Dad’s German great-grandparents were all from the North Sea German provinces. His Grandpa & Grandma Reimers were from Schleswig-Holstein. His Grandma Kelley (Auen) was from East Friesland. This is where the Angles and Saxons that populated England originated.

But how could Eric get 78% Great Britain when mom only showed <1%? The only thing I can guess is that there must have been some kind of synergistic expression when combined with dad’s contribution. We know that much of Grandma’s C’s ancestry was British (probably about 3/4). On Grandpa C’s side, the Cliffords, at least, were British (He was probably about 1/4 British). So mom should have come up as about 30-50% Great Britain. (See more estimates based on our family tree further down on the page).

Mom said she was always told she was “Scotch, Irish & German.” As far as I have been able to determine. She only has about 9% Scotch, 13+% Irish, & 20% German.  She actually SHOULD be “English, German, Irish, Dutch, Scottish.” based on our family tree.

So much of the comparison i did earlier is thrown out the window, especially the calculations I did to try and estimate Dad’s DNA ethnicity…


I have had DNA tests done for my mom and myself, and for Edmund and his mom. It is interesting to compare the ethnicity estimates with the actual places from where our ancestors immigrated.

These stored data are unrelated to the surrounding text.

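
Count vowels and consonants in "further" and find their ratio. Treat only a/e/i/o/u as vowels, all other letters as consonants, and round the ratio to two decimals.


Word: "further"
Vowels (a,e,i,o,u): 2
Consonants: 5
Ratio = 2/5
= 0.40


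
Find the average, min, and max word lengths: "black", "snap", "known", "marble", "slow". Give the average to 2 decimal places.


Lengths: "black"=5, "snap"=4, "known"=5, "marble"=6, "slow"=4
Sum = 24, Count = 5
Average = 24/5 = 4.80
= avg=4.80, min=4, max=6


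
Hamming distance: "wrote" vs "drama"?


Comparing character by character (same length = 5):
  Pos 0: 'w' vs 'd' !=
  Pos 1: 'r' vs 'r' =
  Pos 2: 'o' vs 'a' !=
  Pos 3: 't' vs 'm' !=
  Pos 4: 'e' vs 'a' !=
Hamming distance = 4


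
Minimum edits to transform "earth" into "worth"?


Word 1: "earth" (length 5)
Word 2: "worth" (length 5)
One optimal edit sequence (insert/delete/substitute each cost 1):
  1. substitute 'e' -> 'w'  (+1)
  2. substitute 'a' -> 'o'  (+1)
  3. keep 'r'
  4. keep 't'
  5. keep 'h'
Total edit operations: 2
Edit distance = 2


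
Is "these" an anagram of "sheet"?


Word 1: "sheet" → sorted: eehst
Word 2: "these" → sorted: eehst
Same letters? eehst == eehst
Anagram = Yes


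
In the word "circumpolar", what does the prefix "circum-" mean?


Prefix: circum-
Example: circumpolar (circum- + polar)
Meaning = around


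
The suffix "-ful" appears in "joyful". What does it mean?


Suffix: -ful
As in: joyful -> joy + -ful
Meaning = full of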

It is important to note that these are just estimates. AncestryDNA  “creates estimates for… genetic ethnicity by comparing…DNA to the DNA of other people who are native to a region. The AncestryDNA reference panel (version 2.0) contains 3,000 DNA samples from people in 26 global regions.” 

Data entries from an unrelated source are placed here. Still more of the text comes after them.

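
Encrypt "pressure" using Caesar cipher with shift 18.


Word: "pressure"
Shift: 18
Each letter → (letter + shift) mod 26:
  'p' (15) + 18 = 7 → 'h'
  'r' (17) + 18 = 9 → 'j'
  'e' (4) + 18 = 22 → 'w'
  's' (18) + 18 = 10 → 'k'
  's' (18) + 18 = 10 → 'k'
  'u' (20) + 18 = 12 → 'm'
  'r' (17) + 18 = 9 → 'j'
  'e' (4) + 18 = 22 → 'w'
Result = "hjwkkmjw"


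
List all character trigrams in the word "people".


Word: "people" (length 6)
Number of trigrams = 6 - 3 + 1 = 4
  Position 0: "peo"
  Position 1: "eop"
  Position 2: "opl"
  Position 3: "ple"
Trigrams = "peo", "eop", "opl", "ple"


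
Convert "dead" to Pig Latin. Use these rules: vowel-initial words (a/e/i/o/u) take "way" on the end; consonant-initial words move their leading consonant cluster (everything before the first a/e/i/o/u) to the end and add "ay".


Word: "dead"
Starts with consonant(s) → move to end, add 'ay'
Consonant cluster: "d"
Pig Latin = "eadday"


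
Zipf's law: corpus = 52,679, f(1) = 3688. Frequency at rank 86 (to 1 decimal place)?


Zipf's law: f(r) = f(1) / r
f(1) = 3688
f(86) = 3688 / 86
= 42.9 occurrences


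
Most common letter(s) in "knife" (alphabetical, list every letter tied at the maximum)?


Word: "knife"
Letter counts:
  'e': 1
  'f': 1
  'i': 1
  'k': 1
  'n': 1
Maximum count = 1
Most frequent = 'e', 'f', 'i', 'k', 'n' (1 time each)


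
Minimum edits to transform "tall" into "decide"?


Word 1: "tall" (length 4)
Word 2: "decide" (length 6)
One optimal edit sequence (insert/delete/substitute each cost 1):
  1. insert 'd'  (+1)
  2. insert 'e'  (+1)
  3. substitute 't' -> 'c'  (+1)
  4. substitute 'a' -> 'i'  (+1)
  5. substitute 'l' -> 'd'  (+1)
  6. substitute 'l' -> 'e'  (+1)
Total edit operations: 6
Edit distance = 6


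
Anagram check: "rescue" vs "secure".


Word 1: "rescue" → sorted: ceersu
Word 2: "secure" → sorted: ceersu
Same letters? ceersu == ceersu
Anagram = Yes


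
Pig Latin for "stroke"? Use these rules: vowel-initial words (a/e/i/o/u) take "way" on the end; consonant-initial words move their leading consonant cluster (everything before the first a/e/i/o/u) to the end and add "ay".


Word: "stroke"
Starts with consonant(s) → move to end, add 'ay'
Consonant cluster: "str"
Pig Latin = "okestray"


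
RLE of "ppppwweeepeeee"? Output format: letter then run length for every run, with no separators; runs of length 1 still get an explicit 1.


String: "ppppwweeepeeee"
Scanning for consecutive runs:
  'p' x 4
  'w' x 2
  'e' x 3
  'p' x 1
  'e' x 4
RLE = "p4w2e3p1e4"


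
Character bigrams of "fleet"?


Word: "fleet" (length 5)
Number of bigrams = 5 - 2 + 1 = 4
  Position 0: "fl"
  Position 1: "le"
  Position 2: "ee"
  Position 3: "et"
Bigrams = "fl", "le", "ee", "et"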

The charts give a percentage for each ethnicity. This is a median value. The actual percentage is likely to be somewhere within the lower and upper ranges given on the chart. Some regions, such as Ireland, are more homogeneous; they have less genetic variation. Whereas Europe West & Scandinavia are more heterogeneous, and have more genetic variation. This is certainly a factor of immigration,  interbreeding, and history of invasions (including rape, captive slaves, political marriages, etc. hopefully only in the distant past!), among European populations.

From ancestryDNA
From ancestryDNA

Dana Kelley Bressette

Ethnicity Estimate

Danas ethnicity estimate2


From ancestryDNA
From ancestryDNA

Doretta Clifford Kelley

Ethnicity Estimate

From ancestryDNA
From ancestryDNA

It seems odd that mom did not show more ethnicity from Great Britain, by my figuring she should have 40% (England & Scotland), but she only shows only 0-7% in her DNA analysis. But her Irish was higher; perhaps many of her English ancestors were actually Irish? By looking at the ethnicities of our DNA matches, it seems likely that her European Jewish comes from the German side.

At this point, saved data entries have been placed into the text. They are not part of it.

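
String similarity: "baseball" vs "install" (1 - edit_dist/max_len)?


Word 1: "baseball" (length 8)
Word 2: "install" (length 7)
One optimal edit sequence:
  1. substitute 'b' -> 'i'  (+1)
  2. substitute 'a' -> 'n'  (+1)
  3. keep 's'
  4. delete 'e'  (+1)
  5. substitute 'b' -> 't'  (+1)
  6. keep 'a'
  7. keep 'l'
  8. keep 'l'
Edit distance = 4
Max length = max(8, 7) = 8
Similarity = 1 - 4/8
= 0.5000


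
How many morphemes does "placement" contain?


Word: "placement"
Morphemes: place + -ment
Each morpheme carries meaning
= 2 morphemes


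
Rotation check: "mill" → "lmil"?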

AncestryDNA has also matched us with many distant cousins. I have communicated and shared information with several of them. Here are the numbers of distant cousins so far that we have established one or more confirmed shared ancestors:

  • Cornett: ~137
  • Verbryck: ~62
  • Woodrum: ~45
  • Clifford: ~22

The Cornetts, seem to have been especially prolific!


By comparing my mom’s estimate and my estimate, I can calculate an estimate for my dad, Dean Kelley (I had to fudge the numbers a bit so they didn’t end up greater than 100%, the calculated numbers added up to 109%):

  • Europe West: 50%
  • Scandinavia: 17%
  • Great Britain: 16%
  • Ireland: 14%
  • Finland/Northwest Russia: 3%
  • Europe East: 1%

I was initially surprised that most of my 25% Irish came from my mom’s side. But considering that Andrew Kelley’s mother’s maiden name was McKettrick (Scottish) and his grandmother’s maiden name was Britt (British), the Great Britain estimate is not so surprising. And we all know the Scandinavian Vikings spread their genes all around Europe (as well as their captives). The Frisians were also a seafaring folk; they may be closely related to early settlers in Great Britain. (Frisian is somewhat similar to English).

My DNA cousin matches on my dad’s side only show a few confirmed shared ancestors (one Kelley, and a couple Auens). I think that it is mostly due to the fact they were more recent immigrants and they seem to have had a lower birth rate. It also depends on who becomes interested in genealogy and actually has a test done.